Hitherto Fragonard had hesitated between religious, classic and other subjects; but now the demand of the wealthy art patrons of Louis XV’s pleasure-loving and licentious court turned him definitely towards those scenes of love and voluptuousness with which his name will ever be associated, and which are only made acceptable by the tender beauty of his color and the virtuosity of his facile brushwork; such works include the Blind Man’s Bluff (Le collin maillard), Serment d’amour (Love Vow), Le Verrou (The Bolt), La Culbute (The Tumble), La Chemise enlevée (The Raised Chemise), and L’escarpolette (The Swing), and his decorations for the apartments of Mme du Barry and the dancer Madeleine Guimard.

He married Marie-Anne Gérard, herself a painter of miniatures, (1745–1823) on 17 June 1769 and had a daughter, Rosalie Fragonard (1769–1788), who became one of his favourite models. In October 1773, he again went to Italy with Pierre-Jacques Onézyme Bergeret de Grancourt and his son, Pierre-Jacques Bergeret de Grancourt. In September 1774, he returned through Vienna, Prague, Dresden, Frankfurt and Strasbourg.

He turned his interests toward a new type of subject matter: domestic scenes inspired by Jean-Jacques Rousseau’s moral philosophy or romantic novels (The Happy Family, c. 1775) or scenes concerned with children’s upbringing, in which his son Évariste (born 1780) frequently figures (The Schoolmistress [“Now Say Please”], c. 1780).

In the last years preceding the French Revolution, Fragonard turned finally to Neoclassical subject matter and developed a less fluent Neoclassical style of painting (The Fountain of Love, c. 1785), which becomes increasingly evident in his later works, particularly the genre scenes executed in collaboration with Marguerite Gérard (The Beloved Child, 1780–85).

The French Revolution deprived Fragonard of his private patrons: they were either guillotined or exiled. The neglected painter deemed it prudent to leave Paris in 1790 and found shelter in the house of his cousin Alexandre Maubert at Grasse, which he decorated with the series of decorative panels known as the Les progrès de l’amour dans le cœur d’une jeune fille, originally painted for Château du Barry.

At first he retired to Grasse, but he returned to Paris in 1791, where the protection of the leading Neoclassical painter Jacques-Louis David obtained for him a post with the Museum Commission, but he lost this position in 1797. He spent the rest of his life in obscurity, painting little. His death in 1806 passed almost unnoticed, and his work remained unfashionable until well after 1850.

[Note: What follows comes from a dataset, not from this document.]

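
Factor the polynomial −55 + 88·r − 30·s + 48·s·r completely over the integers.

(6·s + 11)·(8·r − 5)

Group as (48·s·r − 30·s) + (88·r − 55) = 6·s·(8·r − 5) + 11·(8·r − 5).
Both groups share the factor (8·r − 5).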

Fragonard has been bracketed with Watteau as one of the two great poetic painters of the 18th century in France. A prodigiously active artist, he produced more than 550 paintings, several thousand drawings (although many hundreds are known to be lost), and 35 etchings. His style, based primarily on that of Rubens, was rapid, vigorous, and fluent, never tight or fussy like that of so many of his contemporaries.

A rediscovered painting, Philosopher Reading by Jean-Honoré Fragonard sold at auction for €7.7 million ($9.2 million) with buyer’s premium at the Enchères Champagne auction house on Saturday in Épernay, France. The result was more than three times its $2.4 million high estimate.